Researchers found that implants known as brain-computer interfaces (BCI) may be able to detect activity on one side of the brain that is linked to hand and arm movements on the same side of the body. They hope to use these signals to guide motorized assistance mechanisms that restore mobility in partially paralyzed limbs.
Partial paralysis on one side of the body results from stroke damage to the opposite side of the brain. This fits with the conventional model of how the brain controls movement, which says signals in one half of the brain control the opposite half of the body. That model led scientists to assume that stroke damage would make it impossible for BCIs to pick up any useful movement control signals from the brain and restore function in the body’s paralyzed half.
“In recent years, though, we’ve come to realize that there’s actually some ipsilateral, or same-sided control signals involved in movement,” says senior author Eric C. Leuthardt, M.D., assistant professor of neurological surgery, of neurobiology and of biomedical engineering at Washington University School of Medicine in St. Louis and a physician at Barnes-Jewish Hospital. “Now we’ve shown these signals can be detected and are separable from signals that control the opposite side of the body, which means we may be able to use a BCI to restore function.”
The study was published online in the journal Stroke.
BCIs bridge gaps from brain damage and other injuries by using implanted electrodes to link the brain to a computer. The implant relays brain signals to the computer, which interprets those signals to control prosthetic devices or other means of interacting with the environment. In an earlier demonstration of the technology’s potential, the same team of scientists showed in 2005 that a patient with a BCI could use the implant to control a video game.
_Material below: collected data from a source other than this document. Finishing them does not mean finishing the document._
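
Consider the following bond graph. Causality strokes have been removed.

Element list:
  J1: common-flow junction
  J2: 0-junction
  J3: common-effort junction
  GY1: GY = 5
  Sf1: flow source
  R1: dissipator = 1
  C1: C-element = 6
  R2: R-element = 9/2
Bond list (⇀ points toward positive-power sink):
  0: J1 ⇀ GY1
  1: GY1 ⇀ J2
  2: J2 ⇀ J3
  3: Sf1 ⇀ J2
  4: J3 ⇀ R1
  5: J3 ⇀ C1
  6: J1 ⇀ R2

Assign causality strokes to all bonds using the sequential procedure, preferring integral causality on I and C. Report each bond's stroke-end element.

β0 |GY1
β1 |GY1
β2 |J2
β3 |Sf1
β4 |R1
β5 |J3
β6 |J1

#3 stroke→Sf1  (Sf1 (Sf) sets flow on bond)
#5 stroke→J3  (C1 integral (e out))
#2 stroke→J2  (common-e at J3 fixed by 5)
#4 stroke→R1  (common-e at J3 fixed by 5)
#1 stroke→GY1  (common-e at J2 fixed by 2)
#0 stroke→GY1  (through GY1, causality inverts; strokes same side of GY1)
#6 stroke→J1  (1-jn J1 has f-setter on 0)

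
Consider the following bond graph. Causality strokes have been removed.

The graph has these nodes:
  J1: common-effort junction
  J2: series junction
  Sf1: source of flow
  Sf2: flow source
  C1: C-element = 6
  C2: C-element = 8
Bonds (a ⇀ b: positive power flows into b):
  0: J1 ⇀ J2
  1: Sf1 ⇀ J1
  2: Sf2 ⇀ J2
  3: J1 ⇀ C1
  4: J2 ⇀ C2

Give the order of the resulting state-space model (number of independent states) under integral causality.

2  (C1, C2 all integral)

#1 stroke at Sf1  (source Sf1 imposes f)
#2 stroke at Sf2  (Sf2 fixes flow; stroke at Sf2)
#0 stroke at J2  (common-f at J2 fixed by 2)
#4 stroke at J2  (1-jn J2 has f-setter on 2)
#3 stroke at J1  (J1 needs exactly one e-in)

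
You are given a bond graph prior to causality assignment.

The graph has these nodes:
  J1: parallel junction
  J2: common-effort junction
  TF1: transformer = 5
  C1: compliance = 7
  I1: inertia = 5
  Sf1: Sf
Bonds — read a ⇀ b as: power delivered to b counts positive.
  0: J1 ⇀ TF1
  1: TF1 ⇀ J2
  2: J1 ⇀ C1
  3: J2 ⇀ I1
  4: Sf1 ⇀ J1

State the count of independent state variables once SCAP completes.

bond 4 stroke→Sf1  (Sf1 (Sf) sets flow on bond)
bond 2 stroke→J1  (C1: C, integral causality)
bond 0 stroke→TF1  (0-jn J1 has e-setter on 2)
bond 1 stroke→J2  (TF TF1: opposite of bond 0)
bond 3 stroke→I1  (0-jn J2 has e-setter on 1)

2  (C1, I1 all integral)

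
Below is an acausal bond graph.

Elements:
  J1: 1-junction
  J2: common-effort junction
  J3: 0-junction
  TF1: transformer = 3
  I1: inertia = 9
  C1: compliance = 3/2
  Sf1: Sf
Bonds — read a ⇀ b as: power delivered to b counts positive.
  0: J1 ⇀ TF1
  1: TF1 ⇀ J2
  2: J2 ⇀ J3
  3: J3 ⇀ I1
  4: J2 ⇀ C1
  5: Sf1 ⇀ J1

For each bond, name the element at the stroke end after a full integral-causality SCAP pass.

bond 5 |Sf1  (source Sf1 imposes f)
bond 0 |J1  (J1: bond 5 brought flow, rest push out)
bond 1 |TF1  (TF1 one-in-one-out from 0)
bond 3 |I1  (I1 integral (f out))
bond 2 |J3  (only one effort-in slot at J3)
bond 4 |J2  (only one effort-in slot at J2)

β0 stroke→J1
β1 stroke→TF1
β2 stroke→J3
β3 stroke→I1
β4 stroke→J2
β5 stroke→Sf1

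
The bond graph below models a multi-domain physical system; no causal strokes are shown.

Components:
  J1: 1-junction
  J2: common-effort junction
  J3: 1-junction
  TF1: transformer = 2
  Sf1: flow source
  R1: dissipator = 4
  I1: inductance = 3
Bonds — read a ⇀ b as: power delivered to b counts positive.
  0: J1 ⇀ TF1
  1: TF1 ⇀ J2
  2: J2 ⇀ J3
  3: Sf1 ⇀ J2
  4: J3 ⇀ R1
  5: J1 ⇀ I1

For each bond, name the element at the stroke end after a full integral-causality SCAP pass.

#3 stroke→Sf1  (Sf1: flow source, stroke at near end)
#5 stroke→I1  (I1 outputs flow p/I1)
#0 stroke→J1  (J1 flow already set via bond 5)
#1 stroke→TF1  (TF TF1: opposite of bond 0)
#2 stroke→J2  (only one effort-in slot at J2)
#4 stroke→J3  (common-f at J3 fixed by 2)

b0 stroke at J1
b1 stroke at TF1
b2 stroke at J2
b3 stroke at Sf1
b4 stroke at J3
b5 stroke at I1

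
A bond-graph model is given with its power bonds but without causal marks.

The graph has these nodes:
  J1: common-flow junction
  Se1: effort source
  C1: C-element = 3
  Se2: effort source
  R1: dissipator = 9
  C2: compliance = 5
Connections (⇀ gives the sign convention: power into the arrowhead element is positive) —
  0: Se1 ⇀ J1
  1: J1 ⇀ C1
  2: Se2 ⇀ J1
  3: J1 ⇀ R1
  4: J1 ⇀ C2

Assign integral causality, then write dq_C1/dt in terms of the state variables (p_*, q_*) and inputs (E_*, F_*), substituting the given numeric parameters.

b0 stroke→J1  (source Se1 imposes e)
b2 stroke→J1  (Se2: effort source, stroke at far end)
b1 stroke→J1  (C1: C, integral causality)
b4 stroke→J1  (C2 integral (e out))
b3 stroke→R1  (J1: last free bond brings flow in)

dq_C1/dt = E_Se1/9 + E_Se2/9 - q_C1/27 - q_C2/45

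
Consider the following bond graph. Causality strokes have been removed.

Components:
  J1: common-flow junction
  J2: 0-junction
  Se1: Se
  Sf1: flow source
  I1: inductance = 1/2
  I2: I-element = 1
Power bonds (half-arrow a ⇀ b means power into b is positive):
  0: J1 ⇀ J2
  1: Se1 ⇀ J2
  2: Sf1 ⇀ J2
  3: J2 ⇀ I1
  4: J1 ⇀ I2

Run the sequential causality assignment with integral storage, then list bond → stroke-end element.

b0 stroke→J1
b1 stroke→J2
b2 stroke→Sf1
b3 stroke→I1
b4 stroke→I2

bond 1 →J2  (Se1 fixes effort; stroke away)
bond 2 →Sf1  (Sf1 fixes flow; stroke at Sf1)
bond 0 →J1  (J2: bond 1 brought effort, rest push out)
bond 3 →I1  (0-jn J2 has e-setter on 1)
bond 4 →I2  (J1: last free bond brings flow in)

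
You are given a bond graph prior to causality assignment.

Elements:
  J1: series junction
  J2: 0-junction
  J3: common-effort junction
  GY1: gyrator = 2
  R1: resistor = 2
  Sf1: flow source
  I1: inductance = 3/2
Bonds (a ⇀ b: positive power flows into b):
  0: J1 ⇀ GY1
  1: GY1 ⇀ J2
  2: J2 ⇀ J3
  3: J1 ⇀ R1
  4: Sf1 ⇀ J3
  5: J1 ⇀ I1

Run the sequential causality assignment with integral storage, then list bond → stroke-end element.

β4 stroke→Sf1  (Sf1 fixes flow; stroke at Sf1)
β2 stroke→J3  (only one effort-in slot at J3)
β1 stroke→J2  (only one effort-in slot at J2)
β0 stroke→J1  (GY1: gyrator matches bond 1)
β5 stroke→I1  (I1 outputs flow p/I1)
β3 stroke→J1  (J1: bond 5 brought flow, rest push out)

bond 0 stroke at J1
bond 1 stroke at J2
bond 2 stroke at J3
bond 3 stroke at J1
bond 4 stroke at Sf1
bond 5 stroke at I1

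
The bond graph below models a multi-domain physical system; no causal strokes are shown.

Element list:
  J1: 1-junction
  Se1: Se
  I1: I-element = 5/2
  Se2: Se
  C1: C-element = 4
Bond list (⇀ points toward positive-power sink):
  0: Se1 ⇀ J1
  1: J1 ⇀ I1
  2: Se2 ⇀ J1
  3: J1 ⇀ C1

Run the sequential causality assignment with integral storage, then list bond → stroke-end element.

b0 |J1
b1 |I1
b2 |J1
b3 |J1

β0 |J1  (Se1 fixes effort; stroke away)
β2 |J1  (source Se2 imposes e)
β1 |I1  (I1: I, integral causality)
β3 |J1  (1-jn J1 has f-setter on 1)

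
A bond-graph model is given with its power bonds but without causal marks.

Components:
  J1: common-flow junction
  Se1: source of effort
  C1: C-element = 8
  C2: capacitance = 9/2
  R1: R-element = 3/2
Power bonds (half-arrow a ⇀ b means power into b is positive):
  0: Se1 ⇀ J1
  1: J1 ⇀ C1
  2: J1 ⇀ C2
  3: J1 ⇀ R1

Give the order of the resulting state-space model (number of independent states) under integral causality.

#0 |J1  (Se1: effort source, stroke at far end)
#1 |J1  (C1: C, integral causality)
#2 |J1  (C2 outputs effort q/C2)
#3 |R1  (J1: last free bond brings flow in)

2  (C1, C2 all integral)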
BCIs formerly consisted of small electrodes implanted inside brain tissue to record from individual brain cells. Leuthardt and his colleagues have been developing a different approach known as electrocorticography (ECoG), which uses a plastic sheet filled with electrodes. The sheet rests on the surface of the brain, recording from many neurons at once.
“The old approach was good for acquiring significant signal control, but it suffered from the problem of scar encapsulation,” Leuthardt explains. “When the electrodes are in the brain for 3-6 months, scars will form around them that prohibit them from recording brain signals.”
Scar tissue does not form around the ECoG grid because it is implanted on the surface of the brain.
Leuthardt’s team has shown that the ECoG approach can reveal useful insights into what a patient wants to do by analyzing signals from groups of neurons, rather than single neurons. Examples include a desire to move a hand or to speak.
For the new study, researchers worked with six epilepsy patients. To identify brain areas where seizures originated for possible surgical removal, physicians had temporarily implanted grids of electrodes on the surfaces of patients’ brains. This allowed the researchers to ask the patients to perform tasks with their hands and check if the electrode grids could pick up ipsilateral brain signals during the tasks.
“We were able to identify distinct anatomic locations in the brain where these ipsilateral hand control signals occur and to show that they typically are found in the lower-frequency regions of the spectrum of brain activity detected by the BCI,” says Leuthardt. “Three of our patients could use these signals or opposite-sided hand control signals to move a computer cursor on a screen.”
Although the ECoG implants are currently left in place only temporarily, researchers hope to one day implant them for long-term usage.